Quand j'étais petit, à chaque annonce, le chef du village prenait un haut-parleur en métal, parcourait la route et le pointait vers chaque groupe de maisons pour faire l'annonce. Un jour, il tenait le haut-parleur et disait : « Bonjour, bonjour, ce soir à 20 h, tous les habitants du village de Dong sont invités à la salle communale pour recevoir de la farine… », quand un voisin assis à l'intérieur l'interpella : « Monsieur le chef, venez prendre un thé ! » Comme par réflexe, le chef du village remit le haut-parleur en place et répondit : « Bonjour, bonjour, attendez une minute ! »
Bien sûr, c'est une anecdote amusante qui remonte à une époque où la radiodiffusion citoyenne était encore balbutiante. Puis, au fil du temps, les activités d'information citoyennes se sont progressivement développées.
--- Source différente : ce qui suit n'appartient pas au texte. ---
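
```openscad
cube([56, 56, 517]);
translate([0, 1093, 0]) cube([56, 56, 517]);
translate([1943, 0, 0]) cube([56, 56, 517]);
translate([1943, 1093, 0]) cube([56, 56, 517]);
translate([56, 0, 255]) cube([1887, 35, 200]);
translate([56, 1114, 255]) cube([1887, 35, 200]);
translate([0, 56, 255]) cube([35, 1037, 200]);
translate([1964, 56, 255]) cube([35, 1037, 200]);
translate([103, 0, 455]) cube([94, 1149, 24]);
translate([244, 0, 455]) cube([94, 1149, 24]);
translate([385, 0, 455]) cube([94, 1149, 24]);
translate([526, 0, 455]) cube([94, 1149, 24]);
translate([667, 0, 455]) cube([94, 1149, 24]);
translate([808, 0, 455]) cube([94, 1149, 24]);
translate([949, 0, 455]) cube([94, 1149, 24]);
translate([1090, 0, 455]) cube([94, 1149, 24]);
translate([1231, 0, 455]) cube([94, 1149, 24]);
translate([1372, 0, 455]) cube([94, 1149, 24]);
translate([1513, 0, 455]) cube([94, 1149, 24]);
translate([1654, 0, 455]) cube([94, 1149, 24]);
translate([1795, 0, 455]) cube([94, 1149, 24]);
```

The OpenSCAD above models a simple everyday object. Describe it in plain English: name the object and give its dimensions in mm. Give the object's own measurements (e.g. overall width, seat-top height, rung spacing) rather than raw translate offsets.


A bed frame 1999 mm long (x) by 1149 mm wide (y). Four 56×56 mm corner posts, 517 mm tall, at the corners of the footprint. Four rails of 35 mm thickness and 200 mm height run between adjacent posts with their undersides at z = 255 mm, their outer faces flush with the outside of the frame (the two x-running rails run between the posts' inner faces; the two y-running rails run between the posts' inner faces). 13 slats, each 94 mm wide (x) and 24 mm thick, lie across the top of the two x-running rails, running the full 1149 mm width of the frame in y; along x they sit between the end posts with a 47 mm gap after the −x posts and between neighbouring slats, leaving 54 mm before the +x posts.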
Plus tard, un réseau de stations de radiodiffusion communales a été mis en place dans tout le pays, assurant une couverture d'information à l'ensemble de la population. En 2016, le Premier ministre a promulgué la décision n° 52/2016/QD-TTg relative à la réglementation des activités d'information citoyennes. En novembre 2020, le ministère de l'Information et des Communications a publié la circulaire n° 39/2020/TT-BTTTT précisant les règles applicables aux stations de radiodiffusion communales utilisant les technologies de l'information et de la communication. Ainsi, des vieux haut-parleurs en tôle, la radiodiffusion citoyenne est véritablement devenue une « station de radio » (fonctionnant selon des principes journalistiques). Ce n'est plus une station « classique », mais une station « utilisant les technologies de l'information et de la communication ». Il s'agit d'une évolution remarquable à tous égards.
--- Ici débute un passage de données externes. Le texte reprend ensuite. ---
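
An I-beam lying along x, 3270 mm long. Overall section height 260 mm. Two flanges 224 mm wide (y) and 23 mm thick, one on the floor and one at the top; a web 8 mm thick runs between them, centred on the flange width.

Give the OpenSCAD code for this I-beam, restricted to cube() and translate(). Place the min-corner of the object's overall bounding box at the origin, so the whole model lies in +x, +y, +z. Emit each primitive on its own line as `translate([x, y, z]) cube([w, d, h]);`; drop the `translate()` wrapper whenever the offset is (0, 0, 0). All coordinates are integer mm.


cube([3270, 224, 23]);
translate([0, 108, 23]) cube([3270, 8, 214]);
translate([0, 0, 237]) cube([3270, 224, 23]);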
Pendant longtemps, les radios locales ont principalement rempli deux missions : diffuser des programmes et produire et diffuser des informations à l’appui de la propagande locale. Ce système était affectueusement surnommé « le haut-parleur du quartier ». Récemment, l’histoire de ce « haut-parleur de quartier » a de nouveau enflammé les réseaux sociaux après que notre chère capitale a ordonné sa réactivation. Certains ont évoqué un « nouveau responsable, une nouvelle politique », mais ils se trompent probablement ; comme le disent les internautes : « Peut-être pas ! » Le « haut-parleur de quartier » n’est pas une « nouvelle politique » ; il est né dans le contexte de la guerre et, en réalité, il n’a jamais été contraint de « prendre sa retraite ».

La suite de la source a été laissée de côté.